🤖 AI Summary
Large language models (LLMs) excel at commonsense reasoning but struggle with personalized causal decision-making—such as individualized nutritional interventions—that requires integrating multidimensional personal data. To address this limitation, we propose the first LLM-oriented framework for personalized causal graph reasoning: it models diet–glucose dynamics via individual causal graphs, enabling context-sensitive counterfactual reasoning by an LLM agent, and introduces an LLM-as-a-judge evaluation mechanism to quantify the causal effect of dietary recommendations on glycemic control (measured by incremental area under the curve, iAUC). Our method synergizes structural causal modeling, interpretable agent architecture, and counterfactual evaluation, substantially enhancing recommendation personalization and decision reliability.
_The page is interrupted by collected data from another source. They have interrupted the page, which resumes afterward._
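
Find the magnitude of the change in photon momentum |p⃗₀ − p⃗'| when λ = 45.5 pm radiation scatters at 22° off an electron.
5.5470e-24 kg·m/s

Photon momentum magnitude is p = h/λ.

Initial momentum:
p₀ = h/λ = 6.6261e-34/4.5500e-11 = 1.4563e-23 kg·m/s

After scattering:
λ' = λ + Δλ = 45.5 + 0.1767 = 45.6767 pm
p' = h/λ' = 6.6261e-34/4.5677e-11 = 1.4506e-23 kg·m/s

Momentum is a vector; the scattered photon's direction makes angle θ = 22° with the incident direction. The magnitude of the vector change Δp⃗ = p⃗₀ − p⃗' is found from the law of cosines:
|Δp⃗|² = p₀² + p'² − 2p₀p'cos θ
|Δp⃗|² = (1.4563e-23)² + (1.4506e-23)² − 2·1.4563e-23·1.4506e-23·cos(22°)
|Δp⃗| = 5.5470e-24 kg·m/s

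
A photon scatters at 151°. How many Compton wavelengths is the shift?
1.8746 λ_C

The Compton shift formula is:
Δλ = λ_C(1 - cos θ)

Dividing both sides by λ_C:
Δλ/λ_C = 1 - cos θ

For θ = 151°:
Δλ/λ_C = 1 - cos(151°)
Δλ/λ_C = 1 - -0.8746
Δλ/λ_C = 1.8746

This means the shift is 1.8746 × λ_C = 4.5484 pm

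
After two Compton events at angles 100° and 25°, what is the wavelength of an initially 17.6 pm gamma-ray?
20.6750 pm

Apply Compton shift twice:

First scattering at θ₁ = 100°:
Δλ₁ = λ_C(1 - cos(100°))
Δλ₁ = 2.4263 × 1.1736
Δλ₁ = 2.8476 pm

After first scattering:
λ₁ = 17.6 + 2.8476 = 20.4476 pm

Second scattering at θ₂ = 25°:
Δλ₂ = λ_C(1 - cos(25°))
Δλ₂ = 2.4263 × 0.0937
Δλ₂ = 0.2273 pm

Final wavelength:
λ₂ = 20.4476 + 0.2273 = 20.6750 pm

Total shift: Δλ_total = 2.8476 + 0.2273 = 3.0750 pm

(Intermediate values are shown rounded; full precision is carried through to the final answer.)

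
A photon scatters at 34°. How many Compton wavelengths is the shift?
0.1710 λ_C

The Compton shift formula is:
Δλ = λ_C(1 - cos θ)

Dividing both sides by λ_C:
Δλ/λ_C = 1 - cos θ

For θ = 34°:
Δλ/λ_C = 1 - cos(34°)
Δλ/λ_C = 1 - 0.8290
Δλ/λ_C = 0.1710

This means the shift is 0.1710 × λ_C = 0.4148 pm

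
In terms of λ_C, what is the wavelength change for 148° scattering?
1.8480 λ_C

The Compton shift formula is:
Δλ = λ_C(1 - cos θ)

Dividing both sides by λ_C:
Δλ/λ_C = 1 - cos θ

For θ = 148°:
Δλ/λ_C = 1 - cos(148°)
Δλ/λ_C = 1 - -0.8480
Δλ/λ_C = 1.8480

This means the shift is 1.8480 × λ_C = 4.4839 pm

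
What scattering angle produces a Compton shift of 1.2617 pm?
61.32°

From the Compton formula Δλ = λ_C(1 - cos θ), we can solve for θ:

cos θ = 1 - Δλ/λ_C

Given:
- Δλ = 1.2617 pm
- λ_C = h/(m_e·c) ≈ 2.42631024 pm

cos θ = 1 - 1.2617/2.42631024
cos θ = 1 - 0.520008
cos θ = 0.479992

θ = arccos(0.479992)
θ = 61.32°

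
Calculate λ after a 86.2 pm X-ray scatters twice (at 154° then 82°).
92.8957 pm

Apply Compton shift twice:

First scattering at θ₁ = 154°:
Δλ₁ = λ_C(1 - cos(154°))
Δλ₁ = 2.4263 × 1.8988
Δλ₁ = 4.6071 pm

After first scattering:
λ₁ = 86.2 + 4.6071 = 90.8071 pm

Second scattering at θ₂ = 82°:
Δλ₂ = λ_C(1 - cos(82°))
Δλ₂ = 2.4263 × 0.8608
Δλ₂ = 2.0886 pm

Final wavelength:
λ₂ = 90.8071 + 2.0886 = 92.8957 pm

Total shift: Δλ_total = 4.6071 + 2.0886 = 6.6957 pm

(Intermediate values are shown rounded; full precision is carried through to the final answer.)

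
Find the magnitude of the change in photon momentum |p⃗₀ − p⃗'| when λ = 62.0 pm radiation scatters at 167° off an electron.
2.0476e-23 kg·m/s

Photon momentum magnitude is p = h/λ.

Initial momentum:
p₀ = h/λ = 6.6261e-34/6.2000e-11 = 1.0687e-23 kg·m/s

After scattering:
λ' = λ + Δλ = 62.0 + 4.7904 = 66.7904 pm
p' = h/λ' = 6.6261e-34/6.6790e-11 = 9.9207e-24 kg·m/s

Momentum is a vector; the scattered photon's direction makes angle θ = 167° with the incident direction. The magnitude of the vector change Δp⃗ = p⃗₀ − p⃗' is found from the law of cosines:
|Δp⃗|² = p₀² + p'² − 2p₀p'cos θ
|Δp⃗|² = (1.0687e-23)² + (9.9207e-24)² − 2·1.0687e-23·9.9207e-24·cos(167°)
|Δp⃗| = 2.0476e-23 kg·m/s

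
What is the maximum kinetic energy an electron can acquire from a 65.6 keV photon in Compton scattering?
13.4020 keV

Maximum energy transfer occurs at θ = 180° (backscattering).

Initial photon: E₀ = 65.6 keV → λ₀ = 18.9000 pm

Maximum Compton shift (at 180°):
Δλ_max = 2λ_C = 2 × 2.4263 = 4.8526 pm

Final wavelength:
λ' = 18.9000 + 4.8526 = 23.7527 pm

Minimum photon energy (maximum energy to electron):
E'_min = hc/λ' = 52.1980 keV

Maximum electron kinetic energy:
K_max = E₀ - E'_min = 65.6000 - 52.1980 = 13.4020 keV

(Intermediate values are shown rounded; full precision is carried through to the final answer.)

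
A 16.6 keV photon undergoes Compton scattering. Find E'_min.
15.5873 keV (at θ = 180°)

The scattered photon has minimum energy when its wavelength is maximum, i.e., when the Compton shift Δλ = λ_C(1 − cos θ) is maximum. This occurs at θ = 180° (backscattering), giving Δλ_max = 2λ_C = 4.8526 pm.

Initial wavelength: λ₀ = hc/E₀ = 74.6893 pm
Maximum final wavelength: λ'_max = λ₀ + 2λ_C = 74.6893 + 4.8526 = 79.5419 pm
Minimum final energy: E'_min = hc/λ'_max = 15.5873 keV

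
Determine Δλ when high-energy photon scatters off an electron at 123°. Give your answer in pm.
3.7478 pm

Using the Compton scattering formula:
Δλ = λ_C(1 - cos θ)

where λ_C = h/(m_e·c) ≈ 2.4263 pm is the Compton wavelength of an electron.

For θ = 123°:
cos(123°) = -0.5446
1 - cos(123°) = 1.5446

Δλ = 2.4263 × 1.5446
Δλ = 3.7478 pm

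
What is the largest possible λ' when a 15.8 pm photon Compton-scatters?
20.6526 pm (at θ = 180°)

The Compton shift is Δλ = λ_C(1 − cos θ).

Since cos θ ranges from −1 to 1, the factor (1 − cos θ) ranges from 0 to 2; the maximum shift occurs at θ = 180° (backscattering):
Δλ_max = 2λ_C = 2 × 2.4263 pm = 4.8526 pm

Maximum scattered wavelength:
λ'_max = λ₀ + Δλ_max = 15.8 + 4.8526 = 20.6526 pm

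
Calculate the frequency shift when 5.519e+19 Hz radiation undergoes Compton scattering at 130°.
2.336e+19 Hz (decrease)

Convert frequency to wavelength (c = 299792458 m/s):
λ₀ = c/f₀ = 299792458/5.519e+19 = 5.4320068e-12 m = 5.4320 pm

Calculate Compton shift:
Δλ = λ_C(1 - cos(130°)) = 3.9859 pm

Final wavelength:
λ' = λ₀ + Δλ = 5.4320 + 3.9859 = 9.4179 pm

Final frequency:
f' = c/λ' = 299792458/9.4179192e-12 = 3.1832133e+19 Hz

Frequency shift (decrease):
Δf = f₀ - f' = 5.519e+19 - 3.1832133e+19 = 2.336e+19 Hz

(Intermediate values are shown rounded; full precision is carried through to the final answer.)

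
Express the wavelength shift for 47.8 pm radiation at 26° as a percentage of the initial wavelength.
0.5137%

Calculate the Compton shift:
Δλ = λ_C(1 - cos(26°))
Δλ = 2.4263 × (1 - cos(26°))
Δλ = 2.4263 × 0.1012
Δλ = 0.2456 pm

Percentage change:
(Δλ/λ₀) × 100 = (0.2456/47.8) × 100
= 0.5137%

(Intermediate values are shown rounded; full precision is carried through to the final answer.)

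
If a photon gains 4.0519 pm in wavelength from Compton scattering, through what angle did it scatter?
132.07°

From the Compton formula Δλ = λ_C(1 - cos θ), we can solve for θ:

cos θ = 1 - Δλ/λ_C

Given:
- Δλ = 4.0519 pm
- λ_C = h/(m_e·c) ≈ 2.42631024 pm

cos θ = 1 - 4.0519/2.42631024
cos θ = 1 - 1.669984
cos θ = -0.669984

θ = arccos(-0.669984)
θ = 132.07°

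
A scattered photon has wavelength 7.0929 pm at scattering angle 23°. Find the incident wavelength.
6.9000 pm

From λ' = λ + Δλ, we have λ = λ' - Δλ

First calculate the Compton shift:
Δλ = λ_C(1 - cos θ)
Δλ = 2.4263 × (1 - cos(23°))
Δλ = 2.4263 × 0.0795
Δλ = 0.1929 pm

Initial wavelength:
λ = λ' - Δλ
λ = 7.0929 - 0.1929
λ = 6.9000 pm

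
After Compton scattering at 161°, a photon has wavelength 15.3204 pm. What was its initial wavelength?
10.6000 pm

From λ' = λ + Δλ, we have λ = λ' - Δλ

First calculate the Compton shift:
Δλ = λ_C(1 - cos θ)
Δλ = 2.4263 × (1 - cos(161°))
Δλ = 2.4263 × 1.9455
Δλ = 4.7204 pm

Initial wavelength:
λ = λ' - Δλ
λ = 15.3204 - 4.7204
λ = 10.6000 pm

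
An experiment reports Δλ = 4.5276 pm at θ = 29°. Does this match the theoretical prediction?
No, inconsistent

Calculate the expected shift for θ = 29°:

Δλ_expected = λ_C(1 - cos(29°))
Δλ_expected = 2.4263 × (1 - cos(29°))
Δλ_expected = 2.4263 × 0.1254
Δλ_expected = 0.3042 pm

Given shift: 4.5276 pm
Expected shift: 0.3042 pm
Difference: 4.2233 pm

The values do not match. The given shift corresponds to θ ≈ 150.0°, not 29°.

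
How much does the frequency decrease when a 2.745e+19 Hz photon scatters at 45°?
1.677e+18 Hz (decrease)

Convert frequency to wavelength (c = 299792458 m/s):
λ₀ = c/f₀ = 299792458/2.745e+19 = 1.0921401e-11 m = 10.9214 pm

Calculate Compton shift:
Δλ = λ_C(1 - cos(45°)) = 0.7106 pm

Final wavelength:
λ' = λ₀ + Δλ = 10.9214 + 0.7106 = 11.6321 pm

Final frequency:
f' = c/λ' = 299792458/1.1632051e-11 = 2.5772967e+19 Hz

Frequency shift (decrease):
Δf = f₀ - f' = 2.745e+19 - 2.5772967e+19 = 1.677e+18 Hz

(Intermediate values are shown rounded; full precision is carried through to the final answer.)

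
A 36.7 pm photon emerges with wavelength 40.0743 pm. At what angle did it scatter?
113.00°

First find the wavelength shift:
Δλ = λ' - λ = 40.0743 - 36.7 = 3.3743 pm

Using Δλ = λ_C(1 - cos θ), with λ_C = h/(m_e·c) ≈ 2.42631024 pm:
cos θ = 1 - Δλ/λ_C
cos θ = 1 - 3.3743/2.42631024
cos θ = -0.390713

θ = arccos(-0.390713)
θ = 113.00°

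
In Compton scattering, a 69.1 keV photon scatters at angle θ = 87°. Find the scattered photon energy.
61.2508 keV

First convert energy to wavelength:
λ = hc/E, with hc ≈ 1239.842 keV·pm (i.e. 1239.842 eV·nm)

For E = 69.1 keV = 69100 eV:
λ = 1239.842 keV·pm / 69.1 keV
λ = 17.9427 pm

Calculate the Compton shift:
Δλ = λ_C(1 - cos(87°)) = 2.4263 × 0.9477
Δλ = 2.2993 pm

Final wavelength:
λ' = 17.9427 + 2.2993 = 20.2420 pm

Final energy:
E' = hc/λ' = 1239.842 / 20.2420 = 61.2508 keV

(Intermediate values are shown rounded; full precision is carried through to the final answer.)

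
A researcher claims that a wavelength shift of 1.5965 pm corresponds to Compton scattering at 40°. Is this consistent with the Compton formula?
No, inconsistent

Calculate the expected shift for θ = 40°:

Δλ_expected = λ_C(1 - cos(40°))
Δλ_expected = 2.4263 × (1 - cos(40°))
Δλ_expected = 2.4263 × 0.2340
Δλ_expected = 0.5676 pm

Given shift: 1.5965 pm
Expected shift: 0.5676 pm
Difference: 1.0288 pm

The values do not match. The given shift corresponds to θ ≈ 70.0°, not 40°.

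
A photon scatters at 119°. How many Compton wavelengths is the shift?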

Experiments demonstrate that our framework outperforms baselines across three time-window iAUC metrics and achieves significant gains in personalization scores, establishing a novel paradigm for deploying LLMs in high-fidelity, causally grounded health decision support.
📝 Abstract
Large Language Models (LLMs) effectively leverage common-sense knowledge for general reasoning, yet they struggle with personalized reasoning when tasked with interpreting multifactor personal data. This limitation restricts their applicability in domains that require context-aware decision-making tailored to individuals. This paper introduces Personalized Causal Graph Reasoning as an agentic framework that enhances LLM reasoning by incorporating personal causal graphs derived from data of individuals. These graphs provide a foundation that guides the LLM's reasoning process. We evaluate it on a case study on nutrient-oriented dietary recommendations, which requires personal reasoning due to the implicit unique dietary effects. We propose a counterfactual evaluation to estimate the efficiency of LLM-recommended foods for glucose management. Results demonstrate that the proposed method efficiently provides personalized dietary recommendations to reduce average glucose iAUC across three time windows, which outperforms the previous approach. LLM-as-a-judge evaluation results indicate that our proposed method enhances personalization in the reasoning process.